The media can be a vital instrument in raising awareness, countering stigma and misinformation. It can be a powerful force to change societal misconceptions and present persons with disabilities as individuals that are a part of human diversity. By increasing the awareness and understanding of disability issues and the diversity of persons with disabilities and their situations, the media can actively contribute to an effective and successful integration of persons with disabilities in all aspects of societal life.  Indeed, the Convention on the Rights of Persons with Disabilities requires States to raise awareness and combat stereotypes related to persons with disabilities, including by encouraging all media to portray persons with disabilities in a manner consistent with a respect for human rights.

Changing perceptions

Attention should be drawn to the image of disability in the media with a view to an accurate and balanced portrayal of disability as a part of everyday life. The media can play an important role in presenting disability issues in a way that could dispel negative stereotypes and promote the rights and dignity of persons with disabilities. Furthermore, options should be developed on how to present persons with disabilities in various media and the importance of supporting the work of the United Nations to build a peaceful and inclusive society for all.

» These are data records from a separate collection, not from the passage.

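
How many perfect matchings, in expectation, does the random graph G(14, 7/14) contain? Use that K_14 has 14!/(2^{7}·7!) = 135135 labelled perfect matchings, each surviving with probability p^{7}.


K_14 has 14!/(2^{7}·7!) = 135135 labelled perfect matchings.
For each such perfect matching H, let X_H = 1 if all 7 edges of H are present in G. Then P[X_H = 1] = p^{7} = (1/2)^{7} = 1/128.
By linearity of expectation: E[X] = Σ_H E[X_H] = 135135 · p^{7} = 135135 · 1/128 = 135135/128.
Numerically: E[X] ≈ 1055.74.

E[X] = 135135 · (1/2)^{7} = 135135/128 ≈ 1055.74.


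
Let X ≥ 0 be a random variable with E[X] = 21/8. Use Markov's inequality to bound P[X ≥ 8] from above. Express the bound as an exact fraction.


μ = E[X] = 21/8, a = 8.
Markov: P[X ≥ 8] ≤ μ/a = (21/8)/8 = 21/64.
Numerically: ≈ 0.3281.
(Since a = 8 > μ = 2.6250, the bound 21/64 is < 1 and informative.)

P[X ≥ 8] ≤ 21/64 ≈ 0.3281.


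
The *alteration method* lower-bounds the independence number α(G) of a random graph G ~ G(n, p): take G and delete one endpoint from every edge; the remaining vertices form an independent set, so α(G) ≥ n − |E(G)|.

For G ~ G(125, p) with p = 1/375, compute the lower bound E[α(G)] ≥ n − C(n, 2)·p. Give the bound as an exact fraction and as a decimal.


E[|E(G)|] = C(125, 2)·p = 7750 · (1/375) = 62/3.
E[α(G)] ≥ n − E[|E(G)|] = 125 − 62/3 = 313/3.
Numerically: ≈ 104.3333.
(This is only a lower bound; the true E[α(G)] may be larger.)

E[α(G)] ≥ 313/3 ≈ 104.3333.


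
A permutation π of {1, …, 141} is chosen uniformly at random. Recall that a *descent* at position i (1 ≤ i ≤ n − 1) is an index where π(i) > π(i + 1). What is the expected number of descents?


Write X = Σ X_I over i = 1, …, 140, with X_I the indicator of one descent.
There are 140 indicators.
For each fixed i, the pair (π(i), π(i+1)) is a uniformly random ordered pair of distinct values from {1, …, 141}; by symmetry P[π(i) > π(i+1)] = 1/2.
By linearity: E[X] = 140 · (1/2) = (141 − 1) · (1/2) = 70 ≈ 70.00000.

E[X] = 70 = 70.00000.


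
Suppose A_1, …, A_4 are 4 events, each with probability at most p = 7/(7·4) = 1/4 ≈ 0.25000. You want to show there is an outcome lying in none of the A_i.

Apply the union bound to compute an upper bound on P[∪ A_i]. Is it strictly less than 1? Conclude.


Union bound: P[∪_{i=1}^{4} A_i] ≤ Σ_i P[A_i] ≤ 4·p = 4·(1/4) = 1.
Numerically: 1 ≈ 1.00000.
Is 1 < 1? NO.
Since the bound 1 is ≥ 1, the union bound is uninformative here; it does NOT by itself certify existence.

4·p = 1 ≈ 1.00000; existence NOT certified by the union bound.


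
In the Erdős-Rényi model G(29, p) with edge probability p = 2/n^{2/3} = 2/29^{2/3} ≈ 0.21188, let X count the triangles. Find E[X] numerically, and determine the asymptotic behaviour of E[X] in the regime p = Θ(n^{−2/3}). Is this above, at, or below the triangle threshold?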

The Convention on the Rights of Persons with Disabilities can work as a tool to enhance the work of the media in promoting the rights of persons with disabilities, as well as to promoting their access to education, employment, health and other areas of development on an equal basis with others.

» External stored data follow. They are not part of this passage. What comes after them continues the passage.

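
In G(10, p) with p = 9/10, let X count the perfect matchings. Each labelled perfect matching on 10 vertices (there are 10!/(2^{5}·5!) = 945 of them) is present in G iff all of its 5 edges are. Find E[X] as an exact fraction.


K_10 has 10!/(2^{5}·5!) = 945 labelled perfect matchings.
For each such perfect matching H, let X_H = 1 if all 5 edges of H are present in G. Then P[X_H = 1] = p^{5} = (9/10)^{5} = 59049/100000.
By linearity: E[X] = Σ_H E[X_H] = 945 · p^{5} = 945 · 59049/100000 = 11160261/20000.
Numerically: E[X] ≈ 558.013.

E[X] = 945 · (9/10)^{5} = 11160261/20000 ≈ 558.013.


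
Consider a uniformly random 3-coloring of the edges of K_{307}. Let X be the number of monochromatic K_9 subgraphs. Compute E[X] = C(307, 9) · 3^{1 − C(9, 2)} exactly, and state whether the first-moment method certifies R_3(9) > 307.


E[X] = C(307, 9) · 3^{1 − 36} = 59303278327292350 · 3^{−35} = 59303278327292350/50031545098999707.
As a reduced fraction: E[X] = 59303278327292350/50031545098999707 ≈ 1.1853.
Is E[X] < 1? NO.
Since E[X] ≥ 1, the first-moment bound is inconclusive at n = 307; it does NOT by itself certify R_3(9) > 307.

E[X] = 59303278327292350/50031545098999707 ≈ 1.1853; E[X] ≥ 1; first-moment method inconclusive here.


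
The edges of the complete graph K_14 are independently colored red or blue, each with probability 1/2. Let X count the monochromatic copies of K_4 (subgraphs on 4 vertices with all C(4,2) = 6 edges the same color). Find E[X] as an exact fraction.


Let X = Σ_S X_S over the C(14, 4) = 1001 subsets S of size 4, where X_S = 1 if the K_4 on S is monochromatic.
For a fixed S, the K_4 on S has C(4, 2) = 6 edges. P[all 6 edges red] = (1/2)^6, and likewise for blue, so P[monochromatic] = 2·(1/2)^6 = 2^{1 − 6} = 1/32.
By linearity: E[X] = C(14, 4) · 2^{1 − 6} = 1001 · 1/32 = 1001/32.
Numerically: E[X] ≈ 31.281.

E[X] = C(14,4)·2^(1−C(4,2)) = 1001/32 ≈ 31.281.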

Public events and other international commemorations can provide excellent opportunities to raise-awareness and conduct outreach to promote the disability perspective and highlight the concerns of persons with disabilities. Disability-awareness and related sensitivity trainings can also be conducted in organizations in conjunction with such events or be mainstreamed in standard operating procedures. Some UN-sponsored opportunities and campaigns include:

– World Down Syndrome Day, 21 March
– World Autism Awareness Day, 2 April
– World Mental Health Day (10 October)
– World Sight Day (second Thursday in October)
– World AIDS Day, 1 December
– International Day of Persons with Disabilities, 3 December
– Human Rights Day, 10 December
– Inclusion saves lives: DiDRR campaign
– UN Enable Film Festival


Public figures, senior Government officials and high-profile celebrities can work to change societal perceptions about disability and raise awareness about the concerns of persons with disabilities. Some UN-related spokespersons include:

– UN Messengers of Peace
– Special Rapporteur on the Rights of Persons with Disabilities
– Special Envoy of the Secretary-General on Accessibility and Disability
– Goodwill Ambassadors: UN Players, UNHCR, UNICEF, UN Women


It is vital to include persons with disabilities and their organizations in preparing for any media and communications strategy or event. A common slogan that echoed through the halls of UN Headquarters during the drafting of the Convention was “Nothing about us, without us”. Multi-stakeholder partnerships that include Governments, UN system organizations, civil society organizations, as well as organisations of persons with disabilities is the way forward to advance the rights and inclusion of persons with disabilities in society and development.